USA Today (3/31, Marcus) reports, “About one third of Americans are not getting enough vitamin D,” according to a National Center for Health Statistics data brief released March 30 by the Centers for Disease Control and Prevention (CDC). The report “parallels what many other studies have suggested in recent years: that a large chunk of the population is at risk for low vitamin D levels.” Although approximately “two-thirds had sufficient levels…about a third were in ranges suggesting risk of either inadequate or deficient levels, says report author Anne Looker, a research scientist with the CDC.”
Meanwhile, the Los Angeles Times (3/30, Roan) “Booster Shots” blog reported that “1% had blood levels that were too high (greater than 125 nmol/L), putting them at risk of health problems.”
The Washington Post (3/30, Stein) “The Check Up” blog reported that recently, the Institute of Medicine “released new recommendations for how much vitamin D people should be getting on a regular basis.” In spite of “mounting pressure to urge many Americans to sharply boost their vitamin D levels, they did not advocate a huge increase.” In fact, “a 14-member expert committee concluded that most Americans and Canadians up to age 70 need no more than 600 international units of vitamin D per day.”

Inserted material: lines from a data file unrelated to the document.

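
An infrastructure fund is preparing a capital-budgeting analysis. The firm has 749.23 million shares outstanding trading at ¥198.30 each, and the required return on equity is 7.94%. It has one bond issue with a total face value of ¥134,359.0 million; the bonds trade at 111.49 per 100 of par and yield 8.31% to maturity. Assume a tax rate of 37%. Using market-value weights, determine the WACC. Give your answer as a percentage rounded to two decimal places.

6.58%

Market value of equity E = 198.3 × 749.23m = 148572.309m. Market value of debt D = 134359m × 111.49/100 = 149796.8491m.
Total capital V = 148572.309 + 149796.8491 = 298369.1581.
Equity: weight = 148572.309/298369.1581 = 0.4979; cost = 7.94%.
Bonds outstanding: weight = 149796.8491/298369.1581 = 0.5021; after-tax cost = 8.31% × (1 − 37%) = 5.2353%.
WACC = 0.4979 × 7.9400% + 0.5021 × 5.2353% = 6.5821%.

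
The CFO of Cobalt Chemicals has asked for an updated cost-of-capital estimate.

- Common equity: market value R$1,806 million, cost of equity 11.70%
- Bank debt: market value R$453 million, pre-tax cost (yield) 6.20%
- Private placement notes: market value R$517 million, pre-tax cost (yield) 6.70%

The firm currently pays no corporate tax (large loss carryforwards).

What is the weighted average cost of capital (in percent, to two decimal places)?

9.87%

Total capital V = 1806 + 453 + 517 = 2776.
Equity: weight = 1806/2776 = 0.6506; cost = 11.7%.
Bank debt: weight = 453/2776 = 0.1632; after-tax cost = 6.2% × (1 − 0%) = 6.2000%.
Private placement notes: weight = 517/2776 = 0.1862; after-tax cost = 6.7% × (1 − 0%) = 6.7000%.
WACC = 0.6506 × 11.7000% + 0.1632 × 6.2000% + 0.1862 × 6.7000% = 9.8713%.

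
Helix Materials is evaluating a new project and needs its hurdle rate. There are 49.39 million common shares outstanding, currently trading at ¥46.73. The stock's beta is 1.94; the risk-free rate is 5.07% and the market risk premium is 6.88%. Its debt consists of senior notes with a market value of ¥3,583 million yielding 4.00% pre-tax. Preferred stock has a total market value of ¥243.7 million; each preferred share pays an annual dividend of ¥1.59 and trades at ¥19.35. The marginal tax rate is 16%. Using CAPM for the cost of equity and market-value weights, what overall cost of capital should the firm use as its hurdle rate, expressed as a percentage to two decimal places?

Cost of equity via CAPM: Re = 5.07% + 1.94 × 6.88% = 18.4172%.
Cost of preferred: Rp = 1.59 / 19.35 = 8.2171%.
Market value of equity E = 46.73 × 49.39m = 2307.9947m.
Total capital V = 2307.9947 + 243.7 + 3583 = 6134.6947.
Equity: weight = 2307.9947/6134.6947 = 0.3762; cost = 18.4172%.
Preferred: weight = 243.7/6134.6947 = 0.0397; cost = 8.2171%.
Senior notes: weight = 3583/6134.6947 = 0.5841; after-tax cost = 4% × (1 − 16%) = 3.3600%.
WACC = 0.3762 × 18.4172% + 0.0397 × 8.2171% + 0.5841 × 3.3600% = 9.2178%.

9.22%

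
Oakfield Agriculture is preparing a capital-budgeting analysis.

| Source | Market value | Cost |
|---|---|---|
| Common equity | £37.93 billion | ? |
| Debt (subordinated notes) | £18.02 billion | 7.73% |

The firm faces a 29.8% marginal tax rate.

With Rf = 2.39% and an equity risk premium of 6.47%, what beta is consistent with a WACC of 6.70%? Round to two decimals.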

“The analysis showed that the risk for vitamin D deficiency differed by age, sex and race or ethnicity,” HealthDay (3/30, Preidt) reported.
WebMD (3/30, Mann) reported that people “who were at the lowest risk for vitamin D deficiency or inadequacy were children, males, non-Hispanic whites, and women who were pregnant or breastfeeding,” with the “risk of deficiency…lowest in children ages one to eight and increased with age until about age 30, the study showed.” WebMD also noted, “The analysis was based on data from the National Health and Nutrition Examination Surveys that includes about 5,000 Americans each year.”